Mit den achteinhalb Minuten von "How Many More Times" vollendeten Led Zeppelin schließlich eines der großartigsten und stilbildendsten Debütalben aller Zeiten. Hier kam noch einmal alles zusammen: Blues, Psychedelic, früher Hardrock, früher Prog. Aus dem kurzen Break nach dreieinhalb und fünfeinhalb Minuten zimmerte David Bowie noch 1973 mit "The Jean Genie" eine Erfolgssingle.

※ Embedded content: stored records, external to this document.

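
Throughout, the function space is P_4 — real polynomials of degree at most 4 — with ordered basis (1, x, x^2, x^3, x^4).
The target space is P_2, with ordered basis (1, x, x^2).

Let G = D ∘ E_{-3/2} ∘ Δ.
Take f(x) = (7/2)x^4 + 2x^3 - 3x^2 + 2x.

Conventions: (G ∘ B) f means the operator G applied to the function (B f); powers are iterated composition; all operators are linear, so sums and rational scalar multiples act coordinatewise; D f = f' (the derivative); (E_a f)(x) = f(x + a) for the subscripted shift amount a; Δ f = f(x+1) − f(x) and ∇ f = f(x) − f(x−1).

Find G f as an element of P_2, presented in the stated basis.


Δ f = 14x^3 + 27x^2 + 14x + 9/2
E_{-3/2} Δ f = 14x^3 - 36x^2 + (55/2)x - 3
D E_{-3/2} Δ f = 42x^2 - 72x + 55/2

the image equals g(x) = 42x^2 - 72x + 55/2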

LED ZEPPELIN ist ein Monster. Es kommt auf die jeweilige Stimmung an, ob man dieses ausufernde Album genial oder partiell etwas nervig findet. Zur Zeit finde ich es jedenfalls vollständig genial. Die komplette rockhistorische Bedeutung dieses Werkes kann man erst im Abstand von mehr als vierzig Jahren und im eigenen gesetzten Alter vollständig erfassen. Und fast alles, was der Bleizeppelin später noch an musikalischen Großtaten, aber auch an verblasenem Größenwahn vollbringen sollte, war in dieser, ihrer allerersten Platte im Grundriss schon angelegt.

In den USA stieg die Band bereits mit diesem Debütalbum in den Superstarhimmel: Platz 1 und satte 145 Wochen in den Billboard-Charts (fast so lange wie alle folgenden Alben zusammen). Deutschland blieb hingegen noch ziemlich unbeeindruckt. Erst mit dem Riesenerfolg von LED ZEPPELIN II schaffte es 1970 auch der Vorgänger noch für ein paar Wochen in die Charts (höchste Position: Platz 32).